Defendants include Tyson Foods Chairman John Tyson, CEO Noel White, President Dean Banks, President Stephen Stouffer, Vice President Tom Brower, Manager Tom Hart, Safety Lead Bret Tapken and managers Cody Brustkern and John Casey. Court records show that Black Hawk County Sheriff Tony Thompson advised the company to shut the Waterloo plant, but it didn’t. Thompson said the plant’s working conditions “shook him to the core,” according to the documents.
According to CBS, another amendment to the suit claimed Casey “explicitly directed supervisors to ignore symptoms of COVID-19.”
“Mr. Casey told supervisors they had to show up to work, even if they were exhibiting symptoms of COVID-19, and he directed supervisors to make their direct reports come to work, even if those direct reports were showing symptoms of COVID-19,” the lawsuit states. “On one occasion, Mr. Casey intercepted a sick supervisor en-route to get tested and ordered the supervisor to get back to work, adding, ‘We all have symptoms. You have a job to do.’”
According to the Iowa Capital Dispatch, those allegations are just the tip of the iceberg.
From the Dispatch:
- In late March or early April, as the pandemic spread across Iowa, managers at the Waterloo plant reportedly began avoiding the plant floor for fear of contracting the virus. As a result, they increasingly delegated managerial authority and responsibilities to low-level supervisors who had no management training or experience. The supervisors did not require truck drivers and subcontractors to have their temperatures checked before entering the plant.
- In March and April, plant supervisors falsely denied the existence of any confirmed cases or positive tests for COVID-19 within the plant, and allegedly told workers they had a responsibility to keep working to ensure Americans didn’t go hungry as the result of a shutdown.
- Tyson paid out $500 “thank you bonuses” to employees who turned up for every scheduled shift for three months — a policy decision that allegedly incentivized sick workers to continue reporting for work.

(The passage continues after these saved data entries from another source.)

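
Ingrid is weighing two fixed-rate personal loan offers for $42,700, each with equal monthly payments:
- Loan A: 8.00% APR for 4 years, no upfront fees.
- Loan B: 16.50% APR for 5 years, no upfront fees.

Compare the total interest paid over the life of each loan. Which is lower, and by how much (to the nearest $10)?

Loan A: at 8.00% the monthly rate is 0.0066667, so the payment is 42,700 × 0.0066667 / (1 − 1.0066667^−48) = $1,042.43.
Total interest on Loan A = 48 × $1,042.43 − $42,700 = $7,336.64.
Loan B: at 16.50% the monthly rate is 0.0137500, so the payment is 42,700 × 0.0137500 / (1 − 1.0137500^−60) = $1,049.76.
Total interest on Loan B = 60 × $1,049.76 − $42,700 = $20,285.60.
Loan A is lower by $12,948.96.

Loan A by $12,950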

- Tyson executives allegedly lobbied Iowa Gov. Kim Reynolds for COVID-19 liability protections that would shield the company from lawsuits, and successfully lobbied the governor to declare that only the state government, not local governments, had the authority to close businesses in response to the pandemic.
CBS reports that Tyson Foods declined to speak on the new allegations including that of the bet on how many employees would be infected.
“We’re saddened by the loss of any Tyson team member and sympathize with their families,” the company said in a statement. “Our top priority is the health and safety of our workers and we’ve implemented a host of protective measures at Waterloo and our other facilities that meet or exceed CDC and OSHA guidance for preventing Covid-19.”
The company claimed that “while we’ll pass on specifically addressing the amended lawsuit,” it has done plenty to keep employees safe, including forming a “coronavirus task force” to educate “team members about the virus.”
In the statement, the company also appeared to make excuses for its perceived negligence, claiming that “for weeks, the Black Hawk County Health Department (BHCHD) declined to share information with our company about Tyson team members with COVID-19.”